Students launch new institute focused on world issues


Students helped launch the Global Policy Institute this semester along with Steven Lamy, professor of international relations, to plan events and programming that educates the USC community.
(Andrea Klick | Daily Trojan)

Students in the School of International Relations helped launch the Global Policy Institute this semester after a year of planning the center, which researches and plans events to inform the USC community on global issues. 

Steven Lamy, a professor of international relations who helped create GPI, imagined the institute would be similar to the Center for the Political Future, which hosts events and programming and sponsors research but focused on international relations issues. 

While Lamy serves as the faculty lead for the institute, he wants the 14 undergraduate fellows who work there to find ideas for programming and events based on what topics students want to learn more about.

The fellows are split into five groups that each  research and plan events around a specific area, including the global economy, climate change and sustainable development, human rights, poverty and human security and global security. GPI plans to add other programs, like a monthly book club to discuss issues. 

GPI has hosted various events this semester, including a crisis briefing on Turkish intervention in Syria, a discussion on Brexit featuring a former member of Parliament Charles Clarke and a roundtable discussion on internship opportunities in international relations and political science. Each week, all of the fellows and Lamy meet to discuss their progress and ideas for future programs and events.

Katie Abrams, one of the lead fellows at GPI, said the fellows try to inform students on global issues that don’t receive as much attention in mainstream media coverage through events, programs, newsletters and articles posted on its website. 

“We’re not trying to look at the top 10 articles on The New York Times and repost them and spread that same information,” said Abrams, a junior majoring in NGOs and social change. “We’re trying to look at … the things that we know about because it’s what we study, but that the common individual that doesn’t pay attention to international relations might not know.”

The institute has also done events on issues like Brexit that are more commonly reported in American media because Abrams said students may have heard the term but don’t understand the issue fully.

Natalia Smith, another lead fellow, said fellows decide to focus their programming on certain issues based on what issues stand out to them during class or on the news. The events help show how theories and ideas taught in her classes can be applied to solve real-world issues, Smith said. 
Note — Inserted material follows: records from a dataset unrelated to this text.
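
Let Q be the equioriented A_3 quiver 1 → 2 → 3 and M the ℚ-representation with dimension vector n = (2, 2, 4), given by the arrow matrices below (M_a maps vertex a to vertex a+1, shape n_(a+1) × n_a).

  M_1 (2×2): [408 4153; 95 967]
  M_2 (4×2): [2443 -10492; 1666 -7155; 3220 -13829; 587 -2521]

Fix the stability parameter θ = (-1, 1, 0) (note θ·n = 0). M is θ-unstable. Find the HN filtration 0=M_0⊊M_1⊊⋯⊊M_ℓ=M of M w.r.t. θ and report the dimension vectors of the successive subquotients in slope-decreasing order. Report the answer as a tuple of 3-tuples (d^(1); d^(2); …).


Via rank(M_{q-1}∘⋯∘M_p): M ≅ I[1,3]^2, I[3,3]^2.
μ_θ-semistable layers: μ^(1)=1/2; μ^(2)=0; μ^(3)=-1

((0, 2, 2); (0, 0, 2); (2, 0, 0))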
“Everything I learned in the classroom seems relevant and important to solving these global issues,” said Smith, a senior majoring in international relations and NGOs and social change. “I like that I can be with like-minded individuals who care about these issues, and who also have the intellectual knowledge on these issues to have these debates and conversation surrounding topics that are not only relevant in the U.S. but in the world.”

“It’s not about collecting data for a professor’s research … these are kids that are creating their own entity that they can proudly say ‘I created the Global Policy Institute,’” Lamy said. “And next year’s group can say, ‘We didn’t create it, but we helped it grow in this direction.’”

As the institute grows, Lamy said he hopes to attract more high-profile speakers and see more students from across majors attending the events to learn about global issues. 

Ashley Abadeer, a fellow who leads the poverty and human security team, said she hopes GPI will continue to establish itself on campus and create more concrete goals for its purpose on campus while she is there. By the time she graduates, Abadeer, a sophomore majoring in international relations, said she hopes the institute will get more students from all majors interested in learning about and discussing global issues.

“I would want to see that we contributed to changing the culture a little bit at USC and get people out of this bubble and look to care about things that aren’t right in front of their face all the time and to pursue those intellectual conversations about things that are affecting people’s lives outside of their own,” Abadeer said.